Moreover, traces of mineralized chemical by-products also found in the rock appear to be consistent with the hypothesis that ancient microbes lived off iron, sulphur, and possibly carbon dioxide and light through a form of photosynthesis not involving oxygen.
The structure and composition of this rock resembles modern-day equivalents discovered close to the Loihi undersea volcano near Hawaii and other hydrothermal vent systems in the Arctic and Indian Oceans. The fact that the wavy and twisted filaments of the ancient rock contained organic carbon is another sign that biological forms similar to contemporary iron-eating microbes have probably resided there almost four billion years ago.
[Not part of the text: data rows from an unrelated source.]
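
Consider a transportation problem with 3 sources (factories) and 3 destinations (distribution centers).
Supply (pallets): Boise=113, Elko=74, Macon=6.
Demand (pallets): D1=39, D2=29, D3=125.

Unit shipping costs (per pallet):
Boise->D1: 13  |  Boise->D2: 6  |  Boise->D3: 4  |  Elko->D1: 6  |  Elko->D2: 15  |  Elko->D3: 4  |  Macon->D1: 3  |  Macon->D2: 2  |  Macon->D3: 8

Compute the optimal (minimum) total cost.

An optimal shipping plan:
  Boise->D2: 23 pallets
  Boise->D3: 90 pallets
  Elko->D1: 39 pallets
  Elko->D3: 35 pallets
  Macon->D2: 6 pallets
Total cost = 884.

884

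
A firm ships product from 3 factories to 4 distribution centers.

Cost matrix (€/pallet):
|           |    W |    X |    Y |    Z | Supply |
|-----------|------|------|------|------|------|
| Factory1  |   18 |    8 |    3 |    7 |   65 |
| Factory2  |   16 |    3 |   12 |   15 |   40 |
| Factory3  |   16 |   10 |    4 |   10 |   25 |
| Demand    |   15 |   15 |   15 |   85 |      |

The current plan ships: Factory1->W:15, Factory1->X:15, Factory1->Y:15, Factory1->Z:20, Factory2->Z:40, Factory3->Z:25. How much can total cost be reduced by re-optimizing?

Current plan cost = 15·18 + 15·8 + 15·3 + 20·7 + 40·15 + 25·10 = €1425.
Optimal plan:
  Factory1–Z: 65 × €7 = €455
  Factory2–W: 15 × €16 = €240
  Factory2–X: 15 × €3 = €45
  Factory2–Z: 10 × €15 = €150
  Factory3–Y: 15 × €4 = €60
  Factory3–Z: 10 × €10 = €100
Optimal cost = €1050.
Saving = 1425 − 1050 = €375.

375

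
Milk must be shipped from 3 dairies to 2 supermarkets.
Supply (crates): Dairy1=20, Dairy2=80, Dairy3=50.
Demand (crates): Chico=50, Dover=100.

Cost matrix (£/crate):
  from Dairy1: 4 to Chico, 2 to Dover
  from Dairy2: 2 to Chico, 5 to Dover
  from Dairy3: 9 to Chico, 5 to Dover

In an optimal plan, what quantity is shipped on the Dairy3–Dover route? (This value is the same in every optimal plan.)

50

The minimum-cost plan:
  Dairy1 to Dover: 20 × £2 = £40
  Dairy2 to Chico: 50 × £2 = £100
  Dairy2 to Dover: 30 × £5 = £150
  Dairy3 to Dover: 50 × £5 = £250
Total cost = £540.
So Dairy3→Dover carries 50 crates.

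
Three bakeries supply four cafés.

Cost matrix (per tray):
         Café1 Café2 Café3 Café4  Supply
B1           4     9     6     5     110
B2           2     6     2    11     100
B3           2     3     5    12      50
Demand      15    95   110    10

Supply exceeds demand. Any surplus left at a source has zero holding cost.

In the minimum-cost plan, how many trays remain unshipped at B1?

30

Minimum-cost shipments:
  B1→Café1: 15 × 4 = 60
  B1→Café2: 45 × 9 = 405
  B1→Café3: 10 × 6 = 60
  B1→Café4: 10 × 5 = 50
  B2→Café3: 100 × 2 = 200
  B3→Café2: 50 × 3 = 150
Total cost = 925.
B1 ships 80 of its 110, leaving 30.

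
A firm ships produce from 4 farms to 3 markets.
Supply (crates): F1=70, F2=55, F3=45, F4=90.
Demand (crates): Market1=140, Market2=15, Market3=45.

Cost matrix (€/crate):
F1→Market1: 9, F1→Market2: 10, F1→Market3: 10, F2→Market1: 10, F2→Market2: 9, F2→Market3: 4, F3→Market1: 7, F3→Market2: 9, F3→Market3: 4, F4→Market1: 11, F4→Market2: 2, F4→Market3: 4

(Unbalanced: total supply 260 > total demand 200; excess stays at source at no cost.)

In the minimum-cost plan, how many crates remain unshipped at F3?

An optimal plan:
  F1–Market1: 70 × €9 = €630
  F2–Market1: 25 × €10 = €250
  F3–Market1: 45 × €7 = €315
  F4–Market2: 15 × €2 = €30
  F4–Market3: 45 × €4 = €180
Total cost = €1405.
F3 ships 45 of its 45, leaving 0.

0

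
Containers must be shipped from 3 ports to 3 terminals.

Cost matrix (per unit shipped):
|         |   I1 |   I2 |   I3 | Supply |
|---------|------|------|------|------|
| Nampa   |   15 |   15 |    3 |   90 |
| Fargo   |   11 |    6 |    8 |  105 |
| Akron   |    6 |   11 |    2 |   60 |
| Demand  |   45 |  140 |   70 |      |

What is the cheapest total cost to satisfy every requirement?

1575

An optimal shipping plan:
  Nampa to I2: 20 × 15 = 300
  Nampa to I3: 70 × 3 = 210
  Fargo to I2: 105 × 6 = 630
  Akron to I1: 45 × 6 = 270
  Akron to I2: 15 × 11 = 165
Total = 300 + 210 + 630 + 270 + 165 = 1575.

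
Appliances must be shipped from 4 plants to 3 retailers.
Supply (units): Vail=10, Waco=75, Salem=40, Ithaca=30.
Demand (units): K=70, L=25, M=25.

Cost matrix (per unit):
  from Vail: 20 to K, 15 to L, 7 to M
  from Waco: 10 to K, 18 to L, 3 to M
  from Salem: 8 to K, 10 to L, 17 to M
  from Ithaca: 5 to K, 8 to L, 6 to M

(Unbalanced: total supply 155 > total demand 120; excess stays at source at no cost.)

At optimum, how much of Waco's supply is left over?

25

An optimal plan:
  Waco to K: 25 × 10 = 250
  Waco to M: 25 × 3 = 75
  Salem to K: 15 × 8 = 120
  Salem to L: 25 × 10 = 250
  Ithaca to K: 30 × 5 = 150
Total cost = 845.
Waco ships 50 of its 75, leaving 25.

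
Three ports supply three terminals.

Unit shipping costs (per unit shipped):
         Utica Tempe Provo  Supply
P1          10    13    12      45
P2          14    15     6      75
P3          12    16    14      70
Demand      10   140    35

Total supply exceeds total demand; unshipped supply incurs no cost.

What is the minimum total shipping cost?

2395

Optimal allocation:
  P1–Tempe: 45 × 13 = 585
  P2–Tempe: 40 × 15 = 600
  P2–Provo: 35 × 6 = 210
  P3–Utica: 10 × 12 = 120
  P3–Tempe: 55 × 16 = 880
Total = 585 + 600 + 210 + 120 + 880 = 2395.
(Supply check: P1 ships 45; P2 ships 75; P3 ships 65.)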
“Using many different lines of evidence, our study strongly suggests a number of different types of bacteria existed on Earth between 3.75 and 4.28 billion years ago,” said study lead author Dominic Papineau, an expert in Precambrian Biogeochemistry at UCL.
“This means life could have begun as little as 300 million years after Earth formed. In geological terms, this is quick – about one spin of the Sun around the galaxy. These findings have implications for the possibility of extraterrestrial life. If life is relatively quick to emerge, given the right conditions, this increases the chance that life exists on other planets,” he concluded.
The study is published in the journal Science Advances.